Activities of Daily Living (ADLs)
This term is often used in relation to assisted living and includes activities such as bathing, grooming, eating, getting around, and toileting.
Aging in Place
Simply put, aging in place refers to a living arrangement where an elderly lives at home instead of moving into a senior living community. While this can work out for some individuals, particularly if they have a supportive social circle around them, it may not always be the best option for others.
Dementia in Seniors
Dementia is an umbrella term used to refer to the loss of intellectual and cognitive functions over time. There are numerous causes of dementia, the most common being Alzheimer’s Disease. Elderly with dementia will require a higher level of specialized care as their condition progresses, and loved ones may choose to make long-term care arrangements with a memory care provider.

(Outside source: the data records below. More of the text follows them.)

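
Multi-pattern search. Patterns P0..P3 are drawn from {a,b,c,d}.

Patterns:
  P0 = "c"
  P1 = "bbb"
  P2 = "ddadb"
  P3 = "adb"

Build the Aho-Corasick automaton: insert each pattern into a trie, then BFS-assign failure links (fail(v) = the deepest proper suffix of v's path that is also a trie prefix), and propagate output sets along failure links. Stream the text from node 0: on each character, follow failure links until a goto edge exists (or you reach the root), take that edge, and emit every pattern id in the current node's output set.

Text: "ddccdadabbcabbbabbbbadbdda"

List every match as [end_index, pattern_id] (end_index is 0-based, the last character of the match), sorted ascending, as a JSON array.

Build automaton:
Trie nodes:
  n0 'ε': a→10 b→2 c→1 d→5
  n1 'c': ·  ←P0
  n2 'b': b→3
  n3 'bb': b→4
  n4 'bbb': ·  ←P1
  n5 'd': d→6
  n6 'dd': a→7
  n7 'dda': d→8
  n8 'ddad': b→9
  n9 'ddadb': ·  ←P2
  n10 'a': d→11
  n11 'ad': b→12
  n12 'adb': ·  ←P3

BFS fail/out derivation:
  n1('c'): parent n0 fail=0; on 'c' 0 → fail=0;  out {0}∪∅={0}
  n2('b'): parent n0 fail=0; on 'b' 0 → fail=0;  out ∅∪∅=∅
  n5('d'): parent n0 fail=0; on 'd' 0 → fail=0;  out ∅∪∅=∅
  n10('a'): parent n0 fail=0; on 'a' 0 → fail=0;  out ∅∪∅=∅
  n3('bb'): parent n2 fail=0; on 'b' 0 → fail=2;  out ∅∪∅=∅
  n6('dd'): parent n5 fail=0; on 'd' 0 → fail=5;  out ∅∪∅=∅
  n11('ad'): parent n10 fail=0; on 'd' 0 → fail=5;  out ∅∪∅=∅
  n4('bbb'): parent n3 fail=2; on 'b' 2 → fail=3;  out {1}∪∅={1}
  n7('dda'): parent n6 fail=5; on 'a' 5→0 → fail=10;  out ∅∪∅=∅
  n12('adb'): parent n11 fail=5; on 'b' 5→0 → fail=2;  out {3}∪∅={3}
  n8('ddad'): parent n7 fail=10; on 'd' 10 → fail=11;  out ∅∪∅=∅
  n9('ddadb'): parent n8 fail=11; on 'b' 11 → fail=12;  out {2}∪{3}={2,3}

Run:
[0] read 'd'  n0⇒n5
[1] read 'd'  n5⇒n6
[2] read 'c'  n6⇒n1 (via fail)  emit P0@[2:2]
[3] read 'c'  n1⇒n1 (via fail)  emit P0@[3:3]
[4] read 'd'  n1⇒n5 (via fail)
[5] read 'a'  n5⇒n10 (via fail)
[6] read 'd'  n10⇒n11
[7] read 'a'  n11⇒n10 (via fail)
[8] read 'b'  n10⇒n2 (via fail)
[9] read 'b'  n2⇒n3
[10] read 'c'  n3⇒n1 (via fail)  emit P0@[10:10]
[11] read 'a'  n1⇒n10 (via fail)
[12] read 'b'  n10⇒n2 (via fail)
[13] read 'b'  n2⇒n3
[14] read 'b'  n3⇒n4  emit P1@[12:14]
[15] read 'a'  n4⇒n10 (via fail)
[16] read 'b'  n10⇒n2 (via fail)
[17] read 'b'  n2⇒n3
[18] read 'b'  n3⇒n4  emit P1@[16:18]
[19] read 'b'  n4⇒n4 (via fail)  emit P1@[17:19]
[20] read 'a'  n4⇒n10 (via fail)
[21] read 'd'  n10⇒n11
[22] read 'b'  n11⇒n12  emit P3@[20:22]
[23] read 'd'  n12⇒n5 (via fail)
[24] read 'd'  n5⇒n6
[25] read 'a'  n6⇒n7

Matches: [[2,0],[3,0],[10,0],[14,1],[18,1],[19,1],[22,3]]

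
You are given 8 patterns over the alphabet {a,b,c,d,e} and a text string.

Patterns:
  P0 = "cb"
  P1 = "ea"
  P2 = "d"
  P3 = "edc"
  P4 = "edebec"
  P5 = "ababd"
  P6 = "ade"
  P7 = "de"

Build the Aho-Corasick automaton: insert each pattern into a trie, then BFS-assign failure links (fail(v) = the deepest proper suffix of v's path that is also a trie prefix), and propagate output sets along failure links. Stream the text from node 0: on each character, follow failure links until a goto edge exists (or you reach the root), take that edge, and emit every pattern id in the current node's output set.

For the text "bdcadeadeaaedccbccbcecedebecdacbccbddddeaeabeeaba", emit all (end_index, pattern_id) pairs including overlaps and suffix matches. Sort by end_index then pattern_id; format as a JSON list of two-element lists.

Construct AC machine:
Trie (insert patterns):
  0='ε' goto a→12 c→1 d→5 e→3
  1='c' goto b→2
  2='cb' goto ·  [P0 ends]
  3='e' goto a→4 d→6
  4='ea' goto ·  [P1 ends]
  5='d' goto e→19  [P2 ends]
  6='ed' goto c→7 e→8
  7='edc' goto ·  [P3 ends]
  8='ede' goto b→9
  9='edeb' goto e→10
  10='edebe' goto c→11
  11='edebec' goto ·  [P4 ends]
  12='a' goto b→13 d→17
  13='ab' goto a→14
  14='aba' goto b→15
  15='abab' goto d→16
  16='ababd' goto ·  [P5 ends]
  17='ad' goto e→18
  18='ade' goto ·  [P6 ends]
  19='de' goto ·  [P7 ends]

Failure links (BFS by depth):
  n1('c'): parent n0 fail=0; on 'c' 0 → fail=0;  out ∅∪∅=∅
  n3('e'): parent n0 fail=0; on 'e' 0 → fail=0;  out ∅∪∅=∅
  n5('d'): parent n0 fail=0; on 'd' 0 → fail=0;  out {2}∪∅={2}
  n12('a'): parent n0 fail=0; on 'a' 0 → fail=0;  out ∅∪∅=∅
  n2('cb'): parent n1 fail=0; on 'b' 0 → fail=0;  out {0}∪∅={0}
  n4('ea'): parent n3 fail=0; on 'a' 0 → fail=12;  out {1}∪∅={1}
  n6('ed'): parent n3 fail=0; on 'd' 0 → fail=5;  out ∅∪{2}={2}
  n13('ab'): parent n12 fail=0; on 'b' 0 → fail=0;  out ∅∪∅=∅
  n17('ad'): parent n12 fail=0; on 'd' 0 → fail=5;  out ∅∪{2}={2}
  n19('de'): parent n5 fail=0; on 'e' 0 → fail=3;  out {7}∪∅={7}
  n7('edc'): parent n6 fail=5; on 'c' 5→0 → fail=1;  out {3}∪∅={3}
  n8('ede'): parent n6 fail=5; on 'e' 5 → fail=19;  out ∅∪{7}={7}
  n14('aba'): parent n13 fail=0; on 'a' 0 → fail=12;  out ∅∪∅=∅
  n18('ade'): parent n17 fail=5; on 'e' 5 → fail=19;  out {6}∪{7}={6,7}
  n9('edeb'): parent n8 fail=19; on 'b' 19→3→0 → fail=0;  out ∅∪∅=∅
  n15('abab'): parent n14 fail=12; on 'b' 12 → fail=13;  out ∅∪∅=∅
  n10('edebe'): parent n9 fail=0; on 'e' 0 → fail=3;  out ∅∪∅=∅
  n16('ababd'): parent n15 fail=13; on 'd' 13→0 → fail=5;  out {5}∪{2}={2,5}
  n11('edebec'): parent n10 fail=3; on 'c' 3→0 → fail=1;  out {4}∪∅={4}

Text stream:
i=0 'b': node 0→0
i=1 'd': node 0→5  ** P2@[1:1]
i=2 'c': node 5→1 (fail-walked)
i=3 'a': node 1→12 (fail-walked)
i=4 'd': node 12→17  ** P2@[4:4]
i=5 'e': node 17→18  ** P6@[3:5],P7@[4:5]
i=6 'a': node 18→4 (fail-walked)  ** P1@[5:6]
i=7 'd': node 4→17 (fail-walked)  ** P2@[7:7]
i=8 'e': node 17→18  ** P6@[6:8],P7@[7:8]
i=9 'a': node 18→4 (fail-walked)  ** P1@[8:9]
i=10 'a': node 4→12 (fail-walked)
i=11 'e': node 12→3 (fail-walked)
i=12 'd': node 3→6  ** P2@[12:12]
i=13 'c': node 6→7  ** P3@[11:13]
i=14 'c': node 7→1 (fail-walked)
i=15 'b': node 1→2  ** P0@[14:15]
i=16 'c': node 2→1 (fail-walked)
i=17 'c': node 1→1 (fail-walked)
i=18 'b': node 1→2  ** P0@[17:18]
i=19 'c': node 2→1 (fail-walked)
i=20 'e': node 1→3 (fail-walked)
i=21 'c': node 3→1 (fail-walked)
i=22 'e': node 1→3 (fail-walked)
i=23 'd': node 3→6  ** P2@[23:23]
i=24 'e': node 6→8  ** P7@[23:24]
i=25 'b': node 8→9
i=26 'e': node 9→10
i=27 'c': node 10→11  ** P4@[22:27]
i=28 'd': node 11→5 (fail-walked)  ** P2@[28:28]
i=29 'a': node 5→12 (fail-walked)
i=30 'c': node 12→1 (fail-walked)
i=31 'b': node 1→2  ** P0@[30:31]
i=32 'c': node 2→1 (fail-walked)
i=33 'c': node 1→1 (fail-walked)
i=34 'b': node 1→2  ** P0@[33:34]
i=35 'd': node 2→5 (fail-walked)  ** P2@[35:35]
i=36 'd': node 5→5 (fail-walked)  ** P2@[36:36]
i=37 'd': node 5→5 (fail-walked)  ** P2@[37:37]
i=38 'd': node 5→5 (fail-walked)  ** P2@[38:38]
i=39 'e': node 5→19  ** P7@[38:39]
i=40 'a': node 19→4 (fail-walked)  ** P1@[39:40]
i=41 'e': node 4→3 (fail-walked)
i=42 'a': node 3→4  ** P1@[41:42]
i=43 'b': node 4→13 (fail-walked)
i=44 'e': node 13→3 (fail-walked)
i=45 'e': node 3→3 (fail-walked)
i=46 'a': node 3→4  ** P1@[45:46]
i=47 'b': node 4→13 (fail-walked)
i=48 'a': node 13→14

Matches: [[1,2],[4,2],[5,6],[5,7],[6,1],[7,2],[8,6],[8,7],[9,1],[12,2],[13,3],[15,0],[18,0],[23,2],[24,7],[27,4],[28,2],[31,0],[34,0],[35,2],[36,2],[37,2],[38,2],[39,7],[40,1],[42,1],[46,1]]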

In contrast with transitioning to senior living, home care refers to the elderly who receive the assistance they need from home. This can be provided by a family caregiver or one who has been engaged by the individual or their loved ones. Depending on your financial circumstances and personal preference, home care may not always be the best option available to you.
Independent Senior Living
It’s a misconception that adults who are still physically active and mentally acute cannot benefit from moving into a senior living community. Individuals who do not have medical conditions can opt for an independent living if they wish to be surrounded by others their own age in a safe and secure environment. With recreational activities and social events available for residents to participate in, independent living can improve the quality of life for the elderly, particularly those who suffer from social isolation when aging in place.
For an individual who has lost some or all of their ability to live independently, long-term care is needed. Whether this comes in the form of home care or care in a senior living community, making the most suitable arrangements for yourself or your loved one is paramount.
Memory care is a senior living option specifically for individuals living with memory-related conditions, including Alzheimer’s. As their condition progresses, loved ones may find it hard to keep up with their changing needs, and paying for home care may be putting a strain on financial resources. Memory care encompasses all aspects of daily life, from intellectually stimulating activities to providing a safe neighborhood for residents.
Senior Respite Care
Respite care is a short-term care option for care recipients whose caregivers need to be away for a period of time. This can be because they are taking a well-deserved break, or they have an engagement they need to attend to. Aging adults who have just gone through surgery or are recovering from a major injury can also benefit from respite care.